Pleasant to drink, it causes a delusional state with bizarre visions of a very unusual nature. This thaengelis, he says, grows on Mount Libanus in Syria, on the mountain range Dikta in Crete, as well as in Babylon and Susa in Persia. His infusion gives the magicians the ability to predict. Similarly, gelotophyllis is a plant found in Bactria and on the slopes of Borysfen. When taken internally with myrrh and wine, all kinds of visual images arise, causing the most unlimited laughter. / Quoted in Walton, op. cit., p. eight/
Dioscorides (I century AD) gives a great description of hemp and mentions its use in the manufacture of ropes and in medicine, but says nothing about its intoxicating properties. Since the climate favored the growth of cannabis in the Middle East and the Arab world, and Islam preferred it to alcohol, cannabis became for many a selected intoxicant. This addiction to hashish and cannabis was very old already at the time of the Prophet, which explains the explicit prohibition for the “righteous” on alcohol, while hashish was the subject of theological disputes. By 950 AD er Hashish consumption and abuse have spread so widely that this topic has become prominent in the literature of that period. An exhaustive account of the position of the society of dominion regarding cannabis is contained in one of the oldest descriptions of behavior that we have,associated with addiction to this plant.

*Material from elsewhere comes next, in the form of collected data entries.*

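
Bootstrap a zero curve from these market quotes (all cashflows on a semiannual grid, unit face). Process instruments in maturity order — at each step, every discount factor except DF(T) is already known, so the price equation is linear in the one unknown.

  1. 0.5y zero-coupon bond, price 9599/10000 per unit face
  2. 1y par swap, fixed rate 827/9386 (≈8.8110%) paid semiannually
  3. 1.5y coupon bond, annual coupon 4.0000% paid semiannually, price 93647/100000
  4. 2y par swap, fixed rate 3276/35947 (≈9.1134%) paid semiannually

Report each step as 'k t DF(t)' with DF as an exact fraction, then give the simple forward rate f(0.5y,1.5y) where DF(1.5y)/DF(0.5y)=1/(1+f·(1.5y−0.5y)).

step 1 [0.5y] zero: DF = P = 9599/10000 ≈ 0.959900
step 2 [1y] swap r/2=827/18772: DF=(1 − 827/18772·(0.959900))/(1+827/18772) = 9173/10000 ≈ 0.917300
step 3 [1.5y] bond c/2=1/50: DF=(93647/100000 − 1/50·(0.959900+0.917300))/(1+1/50) = 8813/10000 ≈ 0.881300
step 4 [2y] swap r/2=1638/35947: DF=(1 − 1638/35947·(0.959900+0.917300+0.881300))/(1+1638/35947) = 4181/5000 ≈ 0.836200

1 1/2 9599/10000
2 1 9173/10000
3 3/2 8813/10000
4 2 4181/5000
f(0.5y,1.5y) = ((9599/10000)/(8813/10000) − 1)/(1) = 786/8813 ≈ 8.9186%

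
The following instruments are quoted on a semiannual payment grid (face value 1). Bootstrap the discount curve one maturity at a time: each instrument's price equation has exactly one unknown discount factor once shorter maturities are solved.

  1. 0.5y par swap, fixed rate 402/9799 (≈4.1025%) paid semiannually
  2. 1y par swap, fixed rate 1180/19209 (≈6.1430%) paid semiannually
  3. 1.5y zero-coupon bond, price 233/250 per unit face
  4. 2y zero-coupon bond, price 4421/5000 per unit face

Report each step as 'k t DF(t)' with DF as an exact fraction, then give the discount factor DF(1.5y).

1 1/2 9799/10000
2 1 941/1000
3 3/2 233/250
4 2 4421/5000
DF(1.5y) = 233/250 ≈ 0.932000

step 1 [0.5y] swap r/2=201/9799: DF=(1 − 201/9799·(0))/(1+201/9799) = 9799/10000 ≈ 0.979900
step 2 [1y] swap r/2=590/19209: DF=(1 − 590/19209·(0.979900))/(1+590/19209) = 941/1000 ≈ 0.941000
step 3 [1.5y] zero: DF = P = 233/250 ≈ 0.932000
step 4 [2y] zero: DF = P = 4421/5000 ≈ 0.884200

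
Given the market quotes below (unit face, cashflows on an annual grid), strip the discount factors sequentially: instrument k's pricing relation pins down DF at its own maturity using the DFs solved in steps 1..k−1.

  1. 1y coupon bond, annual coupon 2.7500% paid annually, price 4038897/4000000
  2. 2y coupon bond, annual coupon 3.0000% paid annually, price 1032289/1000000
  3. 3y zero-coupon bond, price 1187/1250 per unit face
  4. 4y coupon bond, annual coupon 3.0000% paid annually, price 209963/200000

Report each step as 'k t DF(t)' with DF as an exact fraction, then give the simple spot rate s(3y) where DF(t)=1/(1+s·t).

step 1 [1y] bond c/1=11/400: DF=(4038897/4000000 − 11/400·(0))/(1+11/400) = 9827/10000 ≈ 0.982700
step 2 [2y] bond c/1=3/100: DF=(1032289/1000000 − 3/100·(0.982700))/(1+3/100) = 1217/1250 ≈ 0.973600
step 3 [3y] zero: DF = P = 1187/1250 ≈ 0.949600
step 4 [4y] bond c/1=3/100: DF=(209963/200000 − 3/100·(0.982700+0.973600+0.949600))/(1+3/100) = 4673/5000 ≈ 0.934600

1 1 9827/10000
2 2 1217/1250
3 3 1187/1250
4 4 4673/5000
s(3y) = (1/(1187/1250) − 1)/(3) = 21/1187 ≈ 1.7692%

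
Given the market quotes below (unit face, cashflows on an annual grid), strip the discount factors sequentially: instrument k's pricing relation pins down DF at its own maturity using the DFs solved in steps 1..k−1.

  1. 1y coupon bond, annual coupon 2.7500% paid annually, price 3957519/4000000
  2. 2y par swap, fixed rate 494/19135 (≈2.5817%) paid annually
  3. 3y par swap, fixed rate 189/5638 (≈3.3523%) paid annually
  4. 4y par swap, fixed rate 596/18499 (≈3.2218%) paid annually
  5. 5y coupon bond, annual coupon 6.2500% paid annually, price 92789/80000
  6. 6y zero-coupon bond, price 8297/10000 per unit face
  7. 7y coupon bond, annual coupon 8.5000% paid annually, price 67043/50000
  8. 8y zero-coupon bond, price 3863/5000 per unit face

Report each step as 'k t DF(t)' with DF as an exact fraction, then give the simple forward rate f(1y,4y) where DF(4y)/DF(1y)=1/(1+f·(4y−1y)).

1 1 9629/10000
2 2 4753/5000
3 3 1811/2000
4 4 1101/1250
5 5 437/500
6 6 8297/10000
7 7 13/16
8 8 3863/5000
f(1y,4y) = ((9629/10000)/(1101/1250) − 1)/(3) = 821/26424 ≈ 3.1070%

step 1 [1y] bond c/1=11/400: DF=(3957519/4000000 − 11/400·(0))/(1+11/400) = 9629/10000 ≈ 0.962900
step 2 [2y] swap r/1=494/19135: DF=(1 − 494/19135·(0.962900))/(1+494/19135) = 4753/5000 ≈ 0.950600
step 3 [3y] swap r/1=189/5638: DF=(1 − 189/5638·(0.962900+0.950600))/(1+189/5638) = 1811/2000 ≈ 0.905500
step 4 [4y] swap r/1=596/18499: DF=(1 − 596/18499·(0.962900+0.950600+0.905500))/(1+596/18499) = 1101/1250 ≈ 0.880800
step 5 [5y] bond c/1=1/16: DF=(92789/80000 − 1/16·(0.962900+0.950600+0.905500+0.880800))/(1+1/16) = 437/500 ≈ 0.874000
step 6 [6y] zero: DF = P = 8297/10000 ≈ 0.829700
step 7 [7y] bond c/1=17/200: DF=(67043/50000 − 17/200·(0.962900+0.950600+0.905500+0.880800+0.874000+0.829700))/(1+17/200) = 13/16 ≈ 0.812500
step 8 [8y] zero: DF = P = 3863/5000 ≈ 0.772600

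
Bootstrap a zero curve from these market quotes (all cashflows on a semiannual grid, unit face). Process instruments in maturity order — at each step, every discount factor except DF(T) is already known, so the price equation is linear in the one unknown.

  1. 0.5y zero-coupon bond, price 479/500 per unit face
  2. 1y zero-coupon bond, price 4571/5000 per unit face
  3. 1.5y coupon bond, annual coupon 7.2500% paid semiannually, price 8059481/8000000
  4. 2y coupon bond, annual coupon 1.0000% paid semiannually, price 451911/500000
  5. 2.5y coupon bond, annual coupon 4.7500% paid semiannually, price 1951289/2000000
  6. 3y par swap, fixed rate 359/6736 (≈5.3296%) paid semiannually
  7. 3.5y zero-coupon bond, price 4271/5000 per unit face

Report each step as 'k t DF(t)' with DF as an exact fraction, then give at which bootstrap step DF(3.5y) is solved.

step 1 [0.5y] zero: DF = P = 479/500 ≈ 0.958000
step 2 [1y] zero: DF = P = 4571/5000 ≈ 0.914200
step 3 [1.5y] bond c/2=29/800: DF=(8059481/8000000 − 29/800·(0.958000+0.914200))/(1+29/800) = 9067/10000 ≈ 0.906700
step 4 [2y] bond c/2=1/200: DF=(451911/500000 − 1/200·(0.958000+0.914200+0.906700))/(1+1/200) = 1771/2000 ≈ 0.885500
step 5 [2.5y] bond c/2=19/800: DF=(1951289/2000000 − 19/800·(0.958000+0.914200+0.906700+0.885500))/(1+19/800) = 217/250 ≈ 0.868000
step 6 [3y] swap r/2=359/13472: DF=(1 − 359/13472·(0.958000+0.914200+0.906700+0.885500+0.868000))/(1+359/13472) = 2141/2500 ≈ 0.856400
step 7 [3.5y] zero: DF = P = 4271/5000 ≈ 0.854200

1 1/2 479/500
2 1 4571/5000
3 3/2 9067/10000
4 2 1771/2000
5 5/2 217/250
6 3 2141/2500
7 7/2 4271/5000
DF(3.5y) is solved at step 7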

One Muslim cleric who frantically urged not to consume “Beng” in the mosque — a plant whose main characteristic is to cause intoxication and sleep — was so seized by his sermon that a piece of paper with this forbidden means, which he himself often indulged in, fell out of him sinuses right in the circle of listeners. Mullah, without losing self-control, immediately exclaimed: “This is the enemy, that demon whom I told you about; the power of my words put him to flight, look, so that, having left me, he would not lash out at any of you and seize him ”. No one dared to touch the paper, and after preaching this ardent sophist received his “Beng” again.
As is clear from this story, the monotheistic ego is capable of the most extraordinary feats of self-deception and self-deception.